Search code examples

Negating the truthiness of a boolean evaluation causing 5x slowdown?

I'm trying to implement an octree, and for that, I need a fast AABB-ray intersection algorithm. After some searching, I came across this paper that seemed to offer that. From the source code, available here, I translated the pluecker_cls_cff function to C# as this:

public bool Intersect_2(ref RayPluecker r)
  switch (r.Classification)

    // 7 same-ish cases snipped

    case Classification.PPP:

      return !((r.Position.X > this.Max.X) || (r.Position.Y > this.Max.Y) || (r.Position.Z > this.Max.Z) ||
        (r.PlueckerCoefficient.X + r.Direction.X * this.Max.Y - r.Direction.Y * this.Min.X < 0) ||
        (r.PlueckerCoefficient.X + r.Direction.X * this.Min.Y - r.Direction.Y * this.Max.X > 0) ||
        (r.PlueckerCoefficient.Y + r.Direction.X * this.Min.Z - r.Direction.Z * this.Max.X > 0) ||
        (r.PlueckerCoefficient.Y + r.Direction.X * this.Max.Z - r.Direction.Z * this.Min.X < 0) ||
        (r.PlueckerCoefficient.Z - r.Direction.Z * this.Min.Y + r.Direction.Y * this.Max.Z < 0) ||
        (r.PlueckerCoefficient.Z - r.Direction.Z * this.Max.Y + r.Direction.Y * this.Min.Z > 0));

  return false;

This seems to work fine, but it seemed fairly slow to me (250ms to do 10 million intersects) so I tried some micro-benchmarking with different varieties.
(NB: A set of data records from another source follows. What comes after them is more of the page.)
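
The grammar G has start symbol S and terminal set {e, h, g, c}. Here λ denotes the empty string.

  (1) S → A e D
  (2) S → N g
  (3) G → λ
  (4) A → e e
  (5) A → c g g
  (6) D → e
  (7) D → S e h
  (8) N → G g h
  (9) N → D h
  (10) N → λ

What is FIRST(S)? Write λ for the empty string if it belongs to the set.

{c, e, g}

FIRST(G) = {λ}
FIRST(A) = {c, e}
FIRST(S) = {c, e, g}  (via A e D, N g)
FIRST(D) = {c, e, g}  (via S e h)
FIRST(N) = {λ, c, e, g}  (via G g h, D h)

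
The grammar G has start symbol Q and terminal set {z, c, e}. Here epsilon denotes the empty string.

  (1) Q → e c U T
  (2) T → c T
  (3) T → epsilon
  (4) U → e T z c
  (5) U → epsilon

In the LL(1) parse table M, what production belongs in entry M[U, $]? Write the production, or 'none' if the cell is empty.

U → epsilon

FIRST(Q) = {e}
FIRST(T) = {epsilon, c}
FIRST(U) = {epsilon, e}
FOLLOW(Q) includes $ since Q is the start symbol.
FOLLOW(Q): Q appears on no right-hand side. Thus FOLLOW(Q) = {$}.
FOLLOW(U): in Q→e c U T, U is followed by T with FIRST {epsilon, c}; in Q→e c U T, the suffix after U is nullable, so FOLLOW(U) ⊇ FOLLOW(Q) = {$}. Thus FOLLOW(U) = {$, c}.
For U → e T z c: FIRST(e T z c) = {e}, so it goes in M[U, t] for t ∈ {e}.
For U → epsilon: FIRST(epsilon) = {epsilon}, so it goes in M[U, t] for t ∈ {}; since epsilon ∈ FIRST, also for every t ∈ FOLLOW(U) = {$, c}.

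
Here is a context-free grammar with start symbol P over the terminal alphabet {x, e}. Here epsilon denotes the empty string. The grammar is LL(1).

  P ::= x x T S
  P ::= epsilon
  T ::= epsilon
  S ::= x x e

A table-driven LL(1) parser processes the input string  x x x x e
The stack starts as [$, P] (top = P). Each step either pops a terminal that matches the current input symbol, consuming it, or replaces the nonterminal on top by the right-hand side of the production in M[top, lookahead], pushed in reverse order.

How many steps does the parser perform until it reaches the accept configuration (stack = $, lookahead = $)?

     Stack      Input        Action
  1  $ P        x x x x e $  expand P ::= x x T S
  2  $ S T x x  x x x x e $  match x
  3  $ S T x    x x x e $    match x
  4  $ S T      x x e $      expand T ::= epsilon
  5  $ S        x x e $      expand S ::= x x e
  6  $ e x x    x x e $      match x
  7  $ e x      x e $        match x
  8  $ e        e $          match e
Accept reached after 8 steps.

8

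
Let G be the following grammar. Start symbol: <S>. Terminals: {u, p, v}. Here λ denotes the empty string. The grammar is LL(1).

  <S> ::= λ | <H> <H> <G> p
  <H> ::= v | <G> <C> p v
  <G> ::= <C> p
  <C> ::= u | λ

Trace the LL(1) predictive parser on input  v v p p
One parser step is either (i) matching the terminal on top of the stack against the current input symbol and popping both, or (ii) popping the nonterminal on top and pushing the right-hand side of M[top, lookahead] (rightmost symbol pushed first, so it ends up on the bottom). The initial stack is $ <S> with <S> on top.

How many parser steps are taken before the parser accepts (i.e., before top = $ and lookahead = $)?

step 1: stack=$ <S>  input=v v p p $  — expand <S> ::= <H> <H> <G> p
step 2: stack=$ p <G> <H> <H>  input=v v p p $  — expand <H> ::= v
step 3: stack=$ p <G> <H> v  input=v v p p $  — match v
step 4: stack=$ p <G> <H>  input=v p p $  — expand <H> ::= v
step 5: stack=$ p <G> v  input=v p p $  — match v
step 6: stack=$ p <G>  input=p p $  — expand <G> ::= <C> p
step 7: stack=$ p p <C>  input=p p $  — expand <C> ::= λ
step 8: stack=$ p p  input=p p $  — match p
step 9: stack=$ p  input=p $  — match p
Accept reached after 9 steps.

9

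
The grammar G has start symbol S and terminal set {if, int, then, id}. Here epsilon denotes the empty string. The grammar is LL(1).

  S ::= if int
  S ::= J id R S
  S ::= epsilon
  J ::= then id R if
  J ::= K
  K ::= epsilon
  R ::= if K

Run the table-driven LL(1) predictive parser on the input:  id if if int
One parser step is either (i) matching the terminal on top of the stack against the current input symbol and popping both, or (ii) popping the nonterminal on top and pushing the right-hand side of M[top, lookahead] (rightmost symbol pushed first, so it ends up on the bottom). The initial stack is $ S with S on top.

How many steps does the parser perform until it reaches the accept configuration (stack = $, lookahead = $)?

      Stack       Input           Action
   1  $ S         id if if int $  expand S ::= J id R S
   2  $ S R id J  id if if int $  expand J ::= K
   3  $ S R id K  id if if int $  expand K ::= epsilon
   4  $ S R id    id if if int $  match id
   5  $ S R       if if int $     expand R ::= if K
   6  $ S K if    if if int $     match if
   7  $ S K       if int $        expand K ::= epsilon
   8  $ S         if int $        expand S ::= if int
   9  $ int if    if int $        match if
  10  $ int       int $           match int
Accept reached after 10 steps.

10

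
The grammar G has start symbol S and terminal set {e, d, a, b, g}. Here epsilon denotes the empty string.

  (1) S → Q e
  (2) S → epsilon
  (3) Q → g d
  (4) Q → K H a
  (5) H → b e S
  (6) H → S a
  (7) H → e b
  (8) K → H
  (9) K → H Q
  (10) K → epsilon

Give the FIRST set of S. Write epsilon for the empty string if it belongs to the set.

FIRST(S) = {epsilon, a, b, e, g}  (via Q e)
FIRST(H) = {a, b, e, g}  (via S a)
FIRST(K) = {epsilon, a, b, e, g}  (via H, H Q)
FIRST(Q) = {a, b, e, g}  (via K H a)

{epsilon, a, b, e, g}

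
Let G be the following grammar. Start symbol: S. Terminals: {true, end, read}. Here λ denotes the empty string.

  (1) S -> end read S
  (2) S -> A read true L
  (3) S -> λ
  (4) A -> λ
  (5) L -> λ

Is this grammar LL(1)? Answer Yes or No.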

In one, I removed the negation that is right after the return statement and reversed all comparisons (> to < and visa versa).

It's now:

case Classification.PPP:

      return ((r.Position.X < this.Max.X) || (r.Position.Y < this.Max.Y) || (r.Position.Z < this.Max.Z) ||
        (r.PlueckerCoefficient.X + r.Direction.X * this.Max.Y - r.Direction.Y * this.Min.X > 0) ||
        (r.PlueckerCoefficient.X + r.Direction.X * this.Min.Y - r.Direction.Y * this.Max.X < 0) ||
        (r.PlueckerCoefficient.Y + r.Direction.X * this.Min.Z - r.Direction.Z * this.Max.X < 0) ||
        (r.PlueckerCoefficient.Y + r.Direction.X * this.Max.Z - r.Direction.Z * this.Min.X > 0) ||
        (r.PlueckerCoefficient.Z - r.Direction.Z * this.Min.Y + r.Direction.Y * this.Max.Z > 0) ||
        (r.PlueckerCoefficient.Z - r.Direction.Z * this.Max.Y + r.Direction.Y * this.Min.Z < 0));

This should give the same result, right? It seemed so, as it returns the same results as the negated version with a couple of test cases. However, in the benchmark, it was 5x faster (50ms to do 10 million intersects)! I'm sure it wasn't being optimized out, my benchmark looks like this:

for (int i = 0; i < 10000000; i++)
  if (!box.Intersect_3(ref ray))
    throw new Exception();

What can explain this huge difference? I'm running .NET 4.0 on x86.


  • Your second code doesn't do the same thing as your first.

    In addition to the changes you already made, you need to turn all your ORs into ANDs. (See De Morgan's Laws.)

    I'll bet that after you make the fix, your two versions will run at the same speed.